First American Financial Corporation (FAF) offers the highest yield at 3. 1%, versus 1. 3% for Intercontinental Exchange, Inc. (ICE).
09Is FAF or ICE better for a retirement portfolio?
For long-horizon retirement investors, Intercontinental Exchange, Inc.
(ICE) is the stronger choice — it scores higher on the combination of lower volatility, dividend reliability, and long-term compounding (low volatility (β 0. 33), 1. 3% yield, +222. 9% 10Y return). Both have compounded well over 10 years (ICE: +222. 9%, FAF: +141. 4%), confirming both are viable long-term holds — but the lower-volatility option typically results in less emotional selling during corrections. Retirement portfolios generally favour predictability over maximum returns. Consult a financial advisor before making allocation decisions.
10What are the main differences between FAF and ICE?

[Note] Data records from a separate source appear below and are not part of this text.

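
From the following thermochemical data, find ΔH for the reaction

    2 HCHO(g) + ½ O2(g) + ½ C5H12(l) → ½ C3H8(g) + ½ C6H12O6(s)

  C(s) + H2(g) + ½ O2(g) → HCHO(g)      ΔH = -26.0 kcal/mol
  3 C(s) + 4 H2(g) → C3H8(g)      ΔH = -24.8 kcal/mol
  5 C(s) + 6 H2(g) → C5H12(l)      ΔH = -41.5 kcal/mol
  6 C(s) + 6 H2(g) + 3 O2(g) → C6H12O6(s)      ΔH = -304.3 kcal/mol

equation 1 reversed and × 2 (reverse to put HCHO(g) on the reactant side; scale by 2 for the 2 HCHO(g)): (-2)·(-26.0) = +52.0 kcal/mol
equation 2 × 1/2 (scale by 1/2 for the 1/2 C3H8(g)): (1/2)·(-24.8) = -12.4 kcal/mol
equation 3 reversed and × 1/2 (C5H12(l) must end up as a reactant; scale by 1/2 for the 1/2 C5H12(l)): (-1/2)·(-41.5) = +20.75 kcal/mol
equation 4 × 1/2 (scale by 1/2 for the 1/2 C6H12O6(s)): (1/2)·(-304.3) = -152.15 kcal/mol
ΔH = (-2)·(-26.0) + (1/2)·(-24.8) + (-1/2)·(-41.5) + (1/2)·(-304.3) = -91.8 kcal/mol

ΔH = -91.8 kcal/mol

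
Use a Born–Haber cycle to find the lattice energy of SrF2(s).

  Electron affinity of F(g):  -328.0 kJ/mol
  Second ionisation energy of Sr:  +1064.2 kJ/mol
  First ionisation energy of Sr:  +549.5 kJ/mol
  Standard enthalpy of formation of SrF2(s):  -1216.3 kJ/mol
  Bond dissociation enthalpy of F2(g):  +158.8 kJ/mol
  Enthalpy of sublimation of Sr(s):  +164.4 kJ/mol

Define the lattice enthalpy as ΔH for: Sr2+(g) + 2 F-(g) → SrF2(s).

U = -2497.2 kJ/mol

ΔHf° = 1·ΔHsub + 1·(ΣIE) + 1·D(F2) + 2·EA + U
-1216.3 = 1·(+164.4) + 1·(+1613.7) + 1·(+158.8) + 2·(-328.0) + U
U = -1216.3 − (+1280.9) = -2497.2 kJ/mol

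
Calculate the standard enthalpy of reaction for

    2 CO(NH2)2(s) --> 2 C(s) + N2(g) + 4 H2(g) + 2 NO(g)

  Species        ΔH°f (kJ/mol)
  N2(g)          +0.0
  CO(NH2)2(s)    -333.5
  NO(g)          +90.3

ΔH_rxn = 847.6 kJ/mol

Products: 2·(+0.0) + 1·(+0.0) + 4·(+0.0) + 2·(+90.3) = +180.6
Reactants: 2·(-333.5) = -667.0
ΔH_rxn = (+180.6) − (-667.0) = 847.6 kJ/mol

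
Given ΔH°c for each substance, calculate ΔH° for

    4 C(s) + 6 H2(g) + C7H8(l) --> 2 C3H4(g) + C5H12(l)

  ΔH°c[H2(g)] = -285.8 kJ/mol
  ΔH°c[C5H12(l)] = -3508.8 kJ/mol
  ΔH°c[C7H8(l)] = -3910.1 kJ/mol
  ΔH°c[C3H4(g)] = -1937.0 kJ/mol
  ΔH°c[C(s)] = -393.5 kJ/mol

Using ΔH = Σ nΔHc°(reactants) − Σ nΔHc°(products):
= [4·(-393.5) + 6·(-285.8) + 1·(-3910.1)] − [2·(-1937.0) + 1·(-3508.8)]
= 183.9 kJ/mol

ΔH° = 183.9 kJ/mol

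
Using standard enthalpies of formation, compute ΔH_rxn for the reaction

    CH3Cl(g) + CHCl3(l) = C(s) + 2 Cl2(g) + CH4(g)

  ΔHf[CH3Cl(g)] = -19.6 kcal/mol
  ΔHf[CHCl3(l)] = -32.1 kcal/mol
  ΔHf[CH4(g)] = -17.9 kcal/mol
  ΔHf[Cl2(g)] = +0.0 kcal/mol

ΔH_rxn = 33.8 kcal/mol

Products: 1·(+0.0) + 2·(+0.0) + 1·(-17.9) = -17.9
Reactants: 1·(-19.6) + 1·(-32.1) = -51.7
ΔH_rxn = (-17.9) − (-51.7) = 33.8 kcal/mol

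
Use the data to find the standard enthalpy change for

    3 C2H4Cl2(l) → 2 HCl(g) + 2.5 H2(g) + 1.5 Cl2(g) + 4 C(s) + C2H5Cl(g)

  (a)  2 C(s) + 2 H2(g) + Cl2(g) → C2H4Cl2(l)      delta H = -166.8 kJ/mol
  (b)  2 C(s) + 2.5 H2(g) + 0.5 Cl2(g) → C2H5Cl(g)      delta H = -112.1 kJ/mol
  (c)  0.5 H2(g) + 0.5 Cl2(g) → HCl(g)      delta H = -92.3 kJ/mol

delta H = 203.7 kJ/mol

(a) reversed and × 3: (-3)·(-166.8) = +500.4 kJ/mol
(b) as written: -112.1 kJ/mol
(c) × 2: (2)·(-92.3) = -184.6 kJ/mol
Since enthalpy is a state function, delta H = (+500.4) + (-112.1) + (-184.6) = 203.7 kJ/mol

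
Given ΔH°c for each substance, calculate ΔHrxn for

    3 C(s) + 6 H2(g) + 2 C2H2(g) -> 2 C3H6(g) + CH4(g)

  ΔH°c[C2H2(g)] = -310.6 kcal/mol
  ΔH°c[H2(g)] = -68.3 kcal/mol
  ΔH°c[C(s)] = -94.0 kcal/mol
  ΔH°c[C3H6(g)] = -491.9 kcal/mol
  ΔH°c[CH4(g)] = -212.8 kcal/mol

With combustion enthalpies, reactants minus products:
= [3·(-94.0) + 6·(-68.3) + 2·(-310.6)] − [2·(-491.9) + 1·(-212.8)]
= -116.4 kcal/mol

ΔHrxn = -116.4 kcal/mol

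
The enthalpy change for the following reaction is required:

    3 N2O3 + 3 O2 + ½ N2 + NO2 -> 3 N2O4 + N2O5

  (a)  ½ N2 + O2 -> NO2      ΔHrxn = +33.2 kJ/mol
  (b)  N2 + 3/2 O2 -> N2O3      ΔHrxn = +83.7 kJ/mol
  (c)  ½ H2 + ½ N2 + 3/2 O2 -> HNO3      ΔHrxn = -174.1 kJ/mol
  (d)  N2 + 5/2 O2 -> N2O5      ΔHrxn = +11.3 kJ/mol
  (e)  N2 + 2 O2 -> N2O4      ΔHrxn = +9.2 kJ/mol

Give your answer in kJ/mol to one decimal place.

(a) reversed: -33.2 kJ/mol
(b) reversed and × 3: (-3)·(+83.7) = -251.1 kJ/mol
(c): not needed.
(d) as written: +11.3 kJ/mol
(e) × 3: (3)·(+9.2) = +27.6 kJ/mol
Summing the manipulated equations, ΔHrxn = (-33.2) + (-251.1) + (+11.3) + (+27.6) = -245.4 kJ/mol

ΔHrxn = -245.4 kJ/mol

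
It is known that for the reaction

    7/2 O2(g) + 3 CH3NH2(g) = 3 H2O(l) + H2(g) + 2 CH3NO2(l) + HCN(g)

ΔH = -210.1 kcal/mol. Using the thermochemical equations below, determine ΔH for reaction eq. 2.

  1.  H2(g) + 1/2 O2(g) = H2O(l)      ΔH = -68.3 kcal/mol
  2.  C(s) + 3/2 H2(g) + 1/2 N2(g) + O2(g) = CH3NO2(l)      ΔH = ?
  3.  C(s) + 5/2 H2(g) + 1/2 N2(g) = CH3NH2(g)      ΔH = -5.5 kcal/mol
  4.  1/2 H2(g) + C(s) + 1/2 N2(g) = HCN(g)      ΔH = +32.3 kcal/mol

ΔH = -27.0 kcal/mol

eq. 1 × 3: (3)·(-68.3) = -204.9 kcal/mol
eq. 2 × 2: contributes 2·x
eq. 3 reversed and × 3: (-3)·(-5.5) = +16.5 kcal/mol
eq. 4 as written: +32.3 kcal/mol
-210.1 = (-204.9) + (+16.5) + (+32.3) + 2·x
x = (-210.1 − (-156.1)) / (2) = -27.0 kcal/mol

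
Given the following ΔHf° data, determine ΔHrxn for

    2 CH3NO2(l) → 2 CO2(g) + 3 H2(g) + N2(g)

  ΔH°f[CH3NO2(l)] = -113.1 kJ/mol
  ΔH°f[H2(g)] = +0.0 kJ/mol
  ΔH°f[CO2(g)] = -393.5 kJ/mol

ΔH°rxn = Σ nΔHf°(products) − Σ nΔHf°(reactants).
Products: 2·(-393.5) + 3·(+0.0) + 1·(+0.0) = -787.0
Reactants: 2·(-113.1) = -226.2
ΔHrxn = (-787.0) − (-226.2) = -560.8 kJ/mol

ΔHrxn = -560.8 kJ/mol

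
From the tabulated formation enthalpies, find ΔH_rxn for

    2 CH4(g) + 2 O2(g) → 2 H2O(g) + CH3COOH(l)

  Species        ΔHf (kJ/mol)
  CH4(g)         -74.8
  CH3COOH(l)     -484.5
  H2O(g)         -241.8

ΔH°rxn = Σ nΔHf°(products) − Σ nΔHf°(reactants).
Products: 2·(-241.8) + 1·(-484.5) = -968.1
Reactants: 2·(-74.8) + 2·(+0.0) = -149.6
ΔH_rxn = (-968.1) − (-149.6) = -818.5 kJ/mol

ΔH_rxn = -818.5 kJ/mol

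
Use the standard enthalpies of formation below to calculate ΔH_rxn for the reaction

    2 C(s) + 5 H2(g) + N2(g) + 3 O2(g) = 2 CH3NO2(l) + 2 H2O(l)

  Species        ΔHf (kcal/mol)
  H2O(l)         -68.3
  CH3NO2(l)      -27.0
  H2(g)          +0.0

Products: 2·(-27.0) + 2·(-68.3) = -190.6
Reactants: 2·(+0.0) + 5·(+0.0) + 1·(+0.0) + 3·(+0.0) = +0.0
ΔH_rxn = (-190.6) − (+0.0) = -190.6 kcal/mol

ΔH_rxn = -190.6 kcal/mol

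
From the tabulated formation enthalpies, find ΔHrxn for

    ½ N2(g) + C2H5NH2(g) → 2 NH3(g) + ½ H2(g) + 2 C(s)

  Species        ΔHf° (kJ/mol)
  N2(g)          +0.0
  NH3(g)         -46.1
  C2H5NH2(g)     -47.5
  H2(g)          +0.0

ΔHrxn = -44.7 kJ/mol

Products: 2·(-46.1) + 1/2·(+0.0) + 2·(+0.0) = -92.2
Reactants: 1/2·(+0.0) + 1·(-47.5) = -47.5
ΔHrxn = (-92.2) − (-47.5) = -44.7 kJ/mol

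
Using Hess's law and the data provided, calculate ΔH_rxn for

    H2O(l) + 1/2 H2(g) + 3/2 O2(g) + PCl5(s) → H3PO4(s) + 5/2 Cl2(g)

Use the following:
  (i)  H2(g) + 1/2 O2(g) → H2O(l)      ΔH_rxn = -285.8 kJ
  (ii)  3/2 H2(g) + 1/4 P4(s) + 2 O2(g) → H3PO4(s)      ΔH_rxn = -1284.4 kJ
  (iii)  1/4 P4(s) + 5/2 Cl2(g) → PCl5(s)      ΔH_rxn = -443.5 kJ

(i) reversed: +285.8 kJ
(ii) as written: -1284.4 kJ
(iii) reversed: +443.5 kJ
By Hess's law, ΔH_rxn = (-1)·(-285.8) + (1)·(-1284.4) + (-1)·(-443.5) = -555.1 kJ

ΔH_rxn = -555.1 kJ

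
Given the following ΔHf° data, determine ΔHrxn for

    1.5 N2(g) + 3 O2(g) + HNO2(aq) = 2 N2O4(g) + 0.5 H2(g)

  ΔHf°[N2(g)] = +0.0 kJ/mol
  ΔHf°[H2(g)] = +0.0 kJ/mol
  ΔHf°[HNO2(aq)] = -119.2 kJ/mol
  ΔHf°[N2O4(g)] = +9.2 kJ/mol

ΔHrxn = 137.6 kJ/mol

ΔH°rxn = Σ nΔHf°(products) − Σ nΔHf°(reactants).
Products: 2·(+9.2) + 1/2·(+0.0) = +18.4
Reactants: 3/2·(+0.0) + 3·(+0.0) + 1·(-119.2) = -119.2
ΔHrxn = (+18.4) − (-119.2) = 137.6 kJ/mol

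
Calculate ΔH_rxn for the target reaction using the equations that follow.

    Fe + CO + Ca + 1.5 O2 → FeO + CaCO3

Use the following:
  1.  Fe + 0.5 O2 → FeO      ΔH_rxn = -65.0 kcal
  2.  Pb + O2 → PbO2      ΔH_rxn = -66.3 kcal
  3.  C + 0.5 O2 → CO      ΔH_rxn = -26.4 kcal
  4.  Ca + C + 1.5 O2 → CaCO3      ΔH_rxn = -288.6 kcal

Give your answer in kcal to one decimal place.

eq. 1 as written (FeO already on the product side): -65.0 kcal
eq. 2: not needed (PbO2 appears nowhere else).
eq. 3 reversed (CO must end up as a reactant): +26.4 kcal
eq. 4 as written (CaCO3 already on the product side): -288.6 kcal
ΔH_rxn = (1)·(-65.0) + (-1)·(-26.4) + (1)·(-288.6) = -327.2 kcal

ΔH_rxn = -327.2 kcal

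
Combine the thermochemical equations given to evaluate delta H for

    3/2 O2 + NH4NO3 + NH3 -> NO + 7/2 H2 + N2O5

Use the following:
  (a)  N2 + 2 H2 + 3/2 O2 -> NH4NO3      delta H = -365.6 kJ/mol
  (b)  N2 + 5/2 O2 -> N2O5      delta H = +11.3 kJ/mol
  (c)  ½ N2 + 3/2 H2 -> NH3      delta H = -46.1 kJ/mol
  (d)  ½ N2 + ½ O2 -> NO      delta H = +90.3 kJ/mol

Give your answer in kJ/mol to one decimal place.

(a) reversed: +365.6 kJ/mol
(b) as written: +11.3 kJ/mol
(c) reversed: +46.1 kJ/mol
(d) as written: +90.3 kJ/mol
Since enthalpy is a state function, delta H = (-1)·(-365.6) + (1)·(+11.3) + (-1)·(-46.1) + (1)·(+90.3) = 513.3 kJ/mol

delta H = 513.3 kJ/mol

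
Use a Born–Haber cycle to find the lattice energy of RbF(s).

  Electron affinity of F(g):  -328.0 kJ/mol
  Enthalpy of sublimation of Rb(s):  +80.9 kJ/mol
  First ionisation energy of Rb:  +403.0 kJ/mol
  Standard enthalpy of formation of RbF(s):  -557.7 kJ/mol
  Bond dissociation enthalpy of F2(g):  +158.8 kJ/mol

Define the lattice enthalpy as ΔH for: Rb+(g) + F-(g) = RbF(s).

U = -793.0 kJ/mol

ΔHf° = 1·ΔHsub + 1·(ΣIE) + 1/2·D(F2) + 1·EA + U
-557.7 = 1·(+80.9) + 1·(+403.0) + 1/2·(+158.8) + 1·(-328.0) + U
U = -557.7 − (+235.3) = -793.0 kJ/mol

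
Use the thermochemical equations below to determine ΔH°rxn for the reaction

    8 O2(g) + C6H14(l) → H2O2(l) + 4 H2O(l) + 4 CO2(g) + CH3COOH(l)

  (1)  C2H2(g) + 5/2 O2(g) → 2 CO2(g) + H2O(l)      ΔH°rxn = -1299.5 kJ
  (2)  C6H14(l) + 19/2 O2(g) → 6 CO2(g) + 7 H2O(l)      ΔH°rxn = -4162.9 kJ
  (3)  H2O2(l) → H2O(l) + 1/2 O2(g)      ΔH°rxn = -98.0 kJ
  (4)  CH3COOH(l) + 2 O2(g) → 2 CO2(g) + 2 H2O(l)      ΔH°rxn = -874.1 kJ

ΔH°rxn = -3190.8 kJ

(1): not needed.
(2) as written: -4162.9 kJ
(3) reversed: +98.0 kJ
(4) reversed: +874.1 kJ
Combining the equations, ΔH°rxn = (1)·(-4162.9) + (-1)·(-98.0) + (-1)·(-874.1) = -3190.8 kJ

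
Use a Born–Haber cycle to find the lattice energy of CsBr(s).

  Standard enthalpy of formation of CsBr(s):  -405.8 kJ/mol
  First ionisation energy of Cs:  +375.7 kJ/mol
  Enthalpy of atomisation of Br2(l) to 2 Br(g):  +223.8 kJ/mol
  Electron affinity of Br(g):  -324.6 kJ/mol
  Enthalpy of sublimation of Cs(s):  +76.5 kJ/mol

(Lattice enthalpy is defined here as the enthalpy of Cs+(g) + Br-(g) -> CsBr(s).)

U = -645.3 kJ/mol

ΔHf° = 1·ΔHsub + 1·(ΣIE) + 1/2·D(Br2) + 1·EA + U
-405.8 = 1·(+76.5) + 1·(+375.7) + 1/2·(+223.8) + 1·(-324.6) + U
U = -405.8 − (+239.5) = -645.3 kJ/mol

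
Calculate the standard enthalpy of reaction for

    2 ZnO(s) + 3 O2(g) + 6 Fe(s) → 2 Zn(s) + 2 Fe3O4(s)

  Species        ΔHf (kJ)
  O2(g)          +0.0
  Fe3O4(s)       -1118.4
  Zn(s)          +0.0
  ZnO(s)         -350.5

ΔH°rxn = -1535.8 kJ

ΔH°rxn = Σ nΔHf°(products) − Σ nΔHf°(reactants).
Products: 2·(+0.0) + 2·(-1118.4) = -2236.8
Reactants: 2·(-350.5) + 3·(+0.0) + 6·(+0.0) = -701.0
ΔH°rxn = (-2236.8) − (-701.0) = -1535.8 kJ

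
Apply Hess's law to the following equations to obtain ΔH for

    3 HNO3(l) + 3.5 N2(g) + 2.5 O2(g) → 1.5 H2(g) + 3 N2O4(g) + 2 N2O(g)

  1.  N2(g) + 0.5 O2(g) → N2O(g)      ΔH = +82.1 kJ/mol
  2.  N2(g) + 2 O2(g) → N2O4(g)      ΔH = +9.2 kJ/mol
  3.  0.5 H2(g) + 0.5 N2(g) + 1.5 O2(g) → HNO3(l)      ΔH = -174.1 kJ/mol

ΔH = 714.1 kJ/mol

eq. 1 × 2 (×2 to match 2 N2O(g) in the target): (2)·(+82.1) = +164.2 kJ/mol
eq. 2 × 3 (scale by 3 for the 3 N2O4(g)): (3)·(+9.2) = +27.6 kJ/mol
eq. 3 reversed and × 3 (reverse to put HNO3(l) on the reactant side; scale by 3 for the 3 HNO3(l)): (-3)·(-174.1) = +522.3 kJ/mol
By Hess's law, ΔH = (+164.2) + (+27.6) + (+522.3) = 714.1 kJ/mol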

Both stocks operate in the Financial Services sector, making this a peer-level intra-sector comparison — the same macro tailwinds and headwinds will affect both.
In terms of investment character: FAF is a small-cap high-growth stock; ICE is a mid-cap quality compounder stock. These fundamental differences mean investors should not choose between them on a single metric — the "better stock" depends entirely on which of these characteristics aligns with your investment strategy.